Na fila do caixa do supermercado, por várias vezes, disputei pelo privilégio do azar. Estabelecimento lotado, filas grandes e lentas, escolhemos uma: obviamente será aquela em que vai dar algo errado, o cartão que não funciona, um produto sem preço ou estragado. A fila que não escolhemos sempre anda mais rápido. Quando finalmente nossa vez chega, a fita da caixa registradora acaba e é preciso parar tudo para trocar. Certa feita, frente a essa situação, declarei em voz alta que só podia ser comigo, é sempre assim! Uma senhora que estava atrás de mim insistia em que o motivo do percalço era a presença dela. Assim, meio rindo, meio falando sério, ficamos discutindo o protagonismo daquele pequeno azar.

Essa demonstração pública de pessimismo, na qual reivindicamos ser a causa do que dá errado, é intrigante. Afinal, qual seria a vantagem em ser o escolhido para coisas ruins? Justamente porque se trata de vantagem: a ideia de que os pequenos azares substituem os grandes.
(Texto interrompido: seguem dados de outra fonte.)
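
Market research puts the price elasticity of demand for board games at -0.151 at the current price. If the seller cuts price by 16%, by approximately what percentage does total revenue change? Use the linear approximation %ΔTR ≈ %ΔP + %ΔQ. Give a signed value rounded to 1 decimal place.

%ΔQ ≈ Ed × %ΔP = (-0.151) × (-16%) = +2.4160%
%ΔTR ≈ %ΔP + %ΔQ = (-16%) + (+2.4160%) = -13.5840%

-13.6%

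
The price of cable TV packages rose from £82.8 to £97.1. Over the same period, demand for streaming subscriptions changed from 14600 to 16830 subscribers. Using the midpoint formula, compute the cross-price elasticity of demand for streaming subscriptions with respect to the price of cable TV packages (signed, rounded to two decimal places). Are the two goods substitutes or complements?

0.89; substitutes

%ΔQ_{streaming subscriptions} = (16830 − 14600)/avg = 2230/15715 = 0.141902…
%ΔP_{cable TV packages} = (97.1 − 82.8)/avg = 14.3/89.95 = 0.158977…
E_cross = (2230/15715) / (14.3/89.95) = 0.8925…
E_cross > 0 ⇒ the goods are substitutes.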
É comum ficarmos temerosos de que alguma catástrofe virá quando algo bacana está para acontecer. Para mim, não há férias em que não tenha o pressentimento de que uma desgraça vai me impedir de partir. É uma espécie de culpa, como se o prazer antecipado devesse ser punido. No fundo, me espreita o pânico de que o destino tome providências para impedir a realização desse desejo. Estaria certo usufruir desse prazer? Por que seríamos merecedores de um passeio, de um encontro muito esperado? Alguém vai aparecer para impedir, revelar nossos defeitos, vai levantar a mão como num casamento quando se pergunta se há alguém que se oponha à união. Ficamos pensando que talvez estejamos cometendo uma injustiça: será que não haveria outra pessoa que teria mais direito a esse privilégio?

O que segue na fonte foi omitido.